長年高校教師をした後、中国の大学で日本語を教え、3年間過ごして帰国しました。今は引退して年金生活です。個人的な意見を書いています。

イエスの埋葬ーアリマタヤのヨセフを中心に

 今日は日曜日なので教会です。今日の説教はイエスの埋葬です。おじさんも教会に行きだして50年になります。この話は以前から何回も読んだことがあります。
 しかし、今回読みなおしてみるとまた別の感慨がわいてきます。この話の中心はアリマタヤのヨセフです。ヨセフという名前はありふれたものなので、地名などをつけて普通呼ぶのです。
 たとえば山川村の太郎さんとか西港の次郎さんとかです。彼のことは全ての福音書にでてきます。彼が、ピラトに頼んでイエスの遺骸を引き取り自分の墓に葬ったことは全ての福音書に共通しています。
 当時個人で岩をくりぬいた墓をもっているのは相当裕福な人です。今日の聖書箇所はマルコ福音書の15章42節からです。マルコ福音書では彼のことを「身分の高い議員」としています。マタイ福音書は単に「アリタヤ出身の金持ち」とします。ルカ福音書では「ヨセフと言う議員」とした後「善良な正しい人で、同僚の決議や行動には同意しなかった」とあります。
 さらにヨハネ福音書では「イエスの弟子でありながら、ユダヤ人たちを恐れて、そのことを隠していた」とあります。どうも彼は金持ちで議員だったようです。そして、イエスの弟子とありますから、イエスの教えを信じていたと思います。イエスの裁判では死刑にすることに反対しましたが、自分がイエスの弟子だということは隠していたようです。
 以前読んだ本にユダヤでは全員賛成ならその意見を取らないとありました。ですから日本と違って全員一致でない方がよいようなので、処刑する案に反対してもイエスの弟子あると思われなかったでしょう。

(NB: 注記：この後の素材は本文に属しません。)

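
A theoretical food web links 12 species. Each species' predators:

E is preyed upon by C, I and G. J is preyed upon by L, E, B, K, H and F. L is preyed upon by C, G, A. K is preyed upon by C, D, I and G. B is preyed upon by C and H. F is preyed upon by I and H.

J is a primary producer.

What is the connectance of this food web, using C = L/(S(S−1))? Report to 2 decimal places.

C = 0.15

The web has S = 12 species and L = 20 feeding links.
C = L / (S(S−1)) = 20 / 132 = 0.1515 ≈ 0.15.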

 しかし、彼がイエスの遺体を引き取りたいと申し出た時点で彼がイエスの弟子であると分かったと思います。ですからマルコ福音書では「勇気を出してピラトのところに行き」とあります。ただ、彼の申し出はピラトにも祭司長にも都合が良かったようです。
 ピラトはもともとイエスの処刑には反対でした。またイエスを処刑して遺体をそのままにしておくとイエスの弟子たちがそれを取り戻しにくるかもしれません。そうなると遺体を見張っているローマの兵士との間で騒動になります。
 祭司長たちも安息日に遺体がそのままになっているのは律法の教えに反します。ですから彼の申し出は簡単に認められました。ただピラトの反応はマルコ福音書の記事を読むとおもしろところがあります。
 ピラトは「イエスがもう死んでしまったのかと不思議に思い」とあります。ピラトにとって神の子があっさり死ぬことが不思議だったのでしょう。
 ですから部下を呼んで「既に死んだかどうか」尋ねています。部下に確認させた後彼に遺体を下げ渡したのです。こうしてイエスの遺体は「岩を掘って作った墓の中に収め、墓の入り口に石をころがして」おいたのです。
 この時点では誰もイエスの復活など予想もしていませんでした。イエスの遺体が墓に葬られるのを見ていた関係者は「マグダラのマリアとヨセの母マリア」だけでした。
 マルコ福音書では「イエスの遺体を収めた場所を見つめていた」とあります。極めて文学的な表現です。さりげない文章ですが、とてもうまいと思います。
 そして、この二人がイエスの復活の事実を初めに知るのです。聖書では重要な場面で女性が登場します。本来ならイエスの弟子たちが埋葬に立ち合わなければいけないのに、弟子たちは皆散り散りなって逃げていたのです。
 聖書は信仰の書としても読めますが、人間の姿を描く文学作品としても永遠の価値を持つものだと思います。聖書に描写された登場人物の発言や行動また心理さらにはその描写はどの文学作品にも劣らないと思います。
 仏典やコーランとそこが異なっていると思います。明日は中学の仕事です。